Although such a list of assessment criteria has been provided, it remains unclear for now how such an amendment to the Guidelines will affect merger control review, whether the notification form will need to be amended, whether impacts on labor markets will become a standard consideration in the notification process, and how it will extend the review period.
Ancillary Restraints
The Guidelines also extend applicability of the "ancillary restraint" doctrine, which is commonly seen in the evaluation of agreements regulating mergers and acquisitions, to practices in labor markets. The concept of “ancillary restraints” is not covered in the Turkish Competition Act, but was introduced into Turkish competition law through secondary legislation by deriving from European Union law, and refers to restrictive agreements that are necessary to protect another agreement’s legitimate objectives and are permissible under competition law if they are proportionate and directly related to the main agreement.

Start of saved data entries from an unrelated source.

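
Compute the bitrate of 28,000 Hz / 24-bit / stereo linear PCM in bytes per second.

Bit rate = 28,000 × 24 × 2 = 1,344,000 bits/s.
1,344,000 / 8 = 168,000 bytes/s.

168,000 bytes/s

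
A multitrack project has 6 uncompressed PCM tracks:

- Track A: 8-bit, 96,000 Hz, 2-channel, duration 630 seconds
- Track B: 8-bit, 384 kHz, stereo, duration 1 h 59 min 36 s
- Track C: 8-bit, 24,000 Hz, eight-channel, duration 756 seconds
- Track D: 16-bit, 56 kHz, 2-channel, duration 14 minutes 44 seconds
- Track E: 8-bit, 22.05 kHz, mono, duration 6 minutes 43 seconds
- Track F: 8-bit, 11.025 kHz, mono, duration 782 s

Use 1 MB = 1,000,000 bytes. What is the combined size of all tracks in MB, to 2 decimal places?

Track A: 96,000 × 630 × 1 × 2 = 120,960,000 bytes.
Track B: 1 h 59 min 36 s = 7,176 s; 384,000 × 7,176 × 1 × 2 = 5,511,168,000 bytes.
Track C: 24,000 × 756 × 1 × 8 = 145,152,000 bytes.
Track D: 14 minutes 44 seconds = 884 s; 56,000 × 884 × 2 × 2 = 198,016,000 bytes.
Track E: 6 minutes 43 seconds = 403 s; 22,050 × 403 × 1 × 1 = 8,886,150 bytes.
Track F: 11,025 × 782 × 1 × 1 = 8,621,550 bytes.
Total = 5,992,803,700 bytes = 5992.80 MB.

5992.80 MB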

The Guidelines suggest that labor restrictions related to the main agreements between undertakings that are not anti-competitive by object or effect may be considered as an ancillary restraint. In evaluating such restrictions, criteria similar to those used in merger control review should be applied to determine whether the restriction is directly related, necessary, and proportionate to the main agreement. The Guidelines also emphasize that labor restrictions that fail to meet the criteria for ancillary restraints will instead be evaluated under no-poaching or wage-fixing agreements and are likely to be considered infringement by object.
However, the criteria for making such assessments remain unclear. Therefore, it appears that no concrete guidance has been provided on the issues that cause difficulties in practice, such as under what conditions the no-poaching obligations imposed between the contracting parties within the framework of contractual relationships such as services, supply, distribution, project development, etc. may constitute ancillary restraint.
Exemption Regime
According to the Guidelines, agreements restricting competition in labor markets, as with any agreements covered by Article 4, may theoretically benefit from the exemption regime under Article 5 of the Turkish Competition Act, if they contribute to new developments in the production of goods or the provision of services, increase consumer welfare, and secure the maintenance of competition in a significant portion of the market. However, the Guidelines explicitly state that wage-fixing and no-poaching agreements in the labor market cannot practically benefit from the exemption regime, as they excessively restrict competition.
Conclusion
The Guidelines appear to consolidate the main principles emphasized by the TCA’s recent precedents after 2020 and aim to provide a more precise theoretical framework for labor market-related infringements. Although the Guidelines do not have the function of increasing the legal certainty over competition law enforcement in labor markets through practical guidance, they aim to consolidate the theoretical framework set forth in the scattered case law and reveal that labor markets, which have been mostly addressed within the framework of Article 4 (anti-competitive agreements) of the Turkish Competition Act until now, will be on the agenda of the Competition Board in the upcoming period in terms of Articles 6 (abuse of dominant position) and 7 (control of concentrations).
[1] Board Decision, 24 February 2022, No. 22-10/152-62.